A widowed metro conductor, approaching retirement, lives with his beautiful grown daughter – the object of a neighbor’s romantic interest. The man’s former girlfriend also lives in their building and plays a role in their closely-knit lives. 35 Shots of Rum considers the mysterious complexities that surround evolving relationships, whether romantic or parental.
Claire Denis’ latest may appear whisper-thin on the surface, yet it’s marvelously profound, illuminating the love between a father and daughter but also highlighting the difficulty of relinquishing what most people spend a lifetime putting into place.
In its modest scope and mellow tone, 35 Shots of Rum resembles Olivier Assayas’s "Summer Hours," another recent film by a French director who has sometimes trafficked in provocation and extremity. Both movies embed extraordinary thematic richness within a simple, almost anecdotal narrative framework, and both achieve a rare eloquence about the state of the world by means of tact and reticence.
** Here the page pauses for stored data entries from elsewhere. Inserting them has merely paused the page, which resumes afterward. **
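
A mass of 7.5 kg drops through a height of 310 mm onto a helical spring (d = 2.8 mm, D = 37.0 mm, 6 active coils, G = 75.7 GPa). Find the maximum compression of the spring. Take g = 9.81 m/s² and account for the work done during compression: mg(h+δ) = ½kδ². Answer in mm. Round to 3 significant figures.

198 mm

k = Gd⁴/(8D³N_a) = (75.7×10³)(2.8⁴)/(8·37.0³·6) = 1.9137 N/mm
W = mg = 7.5 × 9.81 = 73.575 N
½kδ² − Wδ − Wh = 0 → δ = (W + √(W² + 2kWh))/k
δ = (73.575 + √(5413.3 + 87297.9))/1.9137 = (73.575 + 304.49)/1.9137 = 197.55 mm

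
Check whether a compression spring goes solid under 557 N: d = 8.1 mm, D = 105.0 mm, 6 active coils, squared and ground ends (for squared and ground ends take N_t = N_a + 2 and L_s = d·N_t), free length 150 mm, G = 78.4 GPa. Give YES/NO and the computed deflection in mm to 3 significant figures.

k = Gd⁴/(8D³N_a) = (78.4×10³)(8.1⁴)/(8·105.0³·6) = 6.0736 N/mm
N_t = 8; L_s = 8.1·8 = 64.8 mm; δ_solid = L₀ − L_s = 150 − 64.8 = 85.2 mm
δ = F/k = 557/6.0736 = 91.708 mm
δ ≥ δ_solid → spring goes solid

YES, δ = 91.7 mm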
There is never a shortage of options if you're looking for an intimate foreign drama about family bonds. But the eloquent insights of director Claire Denis stand alone.
For 20 years, Claire Denis has been among France's foremost filmmakers with her acute yet subtle observations of the ebbs and flows within relationships. Her perception and understanding seem to grow only richer over the years, and her newest film, 35 Shots of Rum, is surely one of her finest -- and thereby one of the best films of the year.
Denis -- who has called the film a tribute to the great Japanese director Yasujiro Ozu -- keeps dialogue to a minimum as she delicately examines how immigration is changing the face of France.